Hot Gear Friday – The Supro Thunderbolt

This week’s Hot Gear Friday – done with a nod, as always, toward Anti-Strib’s “Hot Chick Friday” – focuses on the “Speed Racer” of guitar gear, the Supro Thunderbolt.

When you were a kid, did you ever dream about finding a bunch of parts in a second-hand-parts store, tossing them together, and – via an improbable series of empricial vicissitudes – accidentally build a go-cart that could go 200 mph? Or do the neighborhood show or skit that would get seen, randomly, by some Hollywood agent?

The Supro amp was sorta like that.

Supro was a budget-model line of guitars and amps, just a couple of steps above the makes you’d find in Penneys and Sears catalogs of the day, but nowhere near the A-list amps of the day, the Fenders and Ampegs and Marshalls and Hiwatts. They were priced accordingly, when they were new – outside the catalog range, but toward the lower end of the music-store brand range.

But what you got…

…was a value priced piece of equipment with a tone that’d strip the chrome off a trailer hitch. With a good, high-output guitar, the Supro would get the perfect overdrive. It was like that mythical, fictional, fantasy go-kart built out of odds and sods that just happened to work better than the sum of their parts.
Jimmy Page reportedly used a Thud on Led Zeppelin I, II, III and/or IV, depending on the legend you choose to believe. This introduces a chicken/egg question; would people have noticed this humble, budget amp without the Jimmy Page history/legend, or would that legend/history have ever existed had the Supro not been a diamond in the rought?

Who cares?

All I know is, I got to play one in college; when my Fender Deluxe Reverb was in the shop (a long, gruelling process in rural North Dakota at the time), I borrowed a Thud from a friend of mine.

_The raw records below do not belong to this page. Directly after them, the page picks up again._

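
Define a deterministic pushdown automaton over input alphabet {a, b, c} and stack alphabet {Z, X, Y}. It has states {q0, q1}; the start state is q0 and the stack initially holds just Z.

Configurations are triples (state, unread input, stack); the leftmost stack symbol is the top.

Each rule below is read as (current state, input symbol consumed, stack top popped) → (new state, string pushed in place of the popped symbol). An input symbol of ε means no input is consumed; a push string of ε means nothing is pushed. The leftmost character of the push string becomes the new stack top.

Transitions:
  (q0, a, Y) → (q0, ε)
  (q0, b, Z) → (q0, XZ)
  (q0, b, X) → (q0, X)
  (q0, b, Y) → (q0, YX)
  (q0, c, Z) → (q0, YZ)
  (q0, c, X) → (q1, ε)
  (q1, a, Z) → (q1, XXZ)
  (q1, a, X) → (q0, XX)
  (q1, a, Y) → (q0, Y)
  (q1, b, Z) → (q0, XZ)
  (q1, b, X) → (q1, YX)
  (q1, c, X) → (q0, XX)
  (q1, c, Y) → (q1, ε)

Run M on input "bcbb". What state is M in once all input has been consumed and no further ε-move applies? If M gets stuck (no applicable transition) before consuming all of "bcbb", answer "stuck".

q0

(q0, bcbb, Z)
  read b, top Z: go to q0, push XZ → (q0, cbb, XZ)
  read c, top X: go to q1, push ε → (q1, bb, Z)
  read b, top Z: go to q0, push XZ → (q0, b, XZ)
  read b, top X: go to q0, push X → (q0, ε, XZ)
All input consumed; M is in state q0.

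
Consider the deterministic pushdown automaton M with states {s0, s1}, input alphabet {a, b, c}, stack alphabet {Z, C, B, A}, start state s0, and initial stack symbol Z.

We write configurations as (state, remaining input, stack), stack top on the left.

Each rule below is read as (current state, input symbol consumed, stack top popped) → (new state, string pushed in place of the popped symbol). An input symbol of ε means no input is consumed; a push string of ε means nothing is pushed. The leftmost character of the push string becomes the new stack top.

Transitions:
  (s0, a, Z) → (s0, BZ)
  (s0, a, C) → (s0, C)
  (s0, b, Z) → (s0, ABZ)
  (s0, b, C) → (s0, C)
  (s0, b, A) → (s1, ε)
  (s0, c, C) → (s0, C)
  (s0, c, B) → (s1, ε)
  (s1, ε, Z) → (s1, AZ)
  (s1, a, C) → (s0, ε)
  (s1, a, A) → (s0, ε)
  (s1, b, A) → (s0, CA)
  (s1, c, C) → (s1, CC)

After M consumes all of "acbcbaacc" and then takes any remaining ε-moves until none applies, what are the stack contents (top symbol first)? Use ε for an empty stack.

(s0, acbcbaacc, Z) ⊢ (s0, cbcbaacc, BZ) ⊢ (s1, bcbaacc, Z) ⊢ (s1, bcbaacc, AZ) ⊢ (s0, cbaacc, CAZ) ⊢ (s0, baacc, CAZ) ⊢ (s0, aacc, CAZ) ⊢ (s0, acc, CAZ) ⊢ (s0, cc, CAZ) ⊢ (s0, c, CAZ) ⊢ (s0, ε, CAZ)
All input consumed in state s0 with stack CAZ.

CAZ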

And until the dawn of amps with “modeling” processors (subject of an upcoming HGF) I’ve never played an amp that just felt so perfect, before or since (short, perhaps, of the occasional Mesa/Boogie that, at that time of my life, would have cost a couple months’ salary). And apparently others think so, too – once humble Thuds seem to go for princely ransoms on EBay these days.

If you get the impression that I could burn through a Powerball purse on guitar gear, you’re probably not all wrong…

2 thoughts on “Hot Gear Friday – The Supro Thunderbolt

  1. Yeah, you might think! Over the wood, they put some kind of early-sixties vinyl weave; the speaker grill, well, it looked like a potato bag.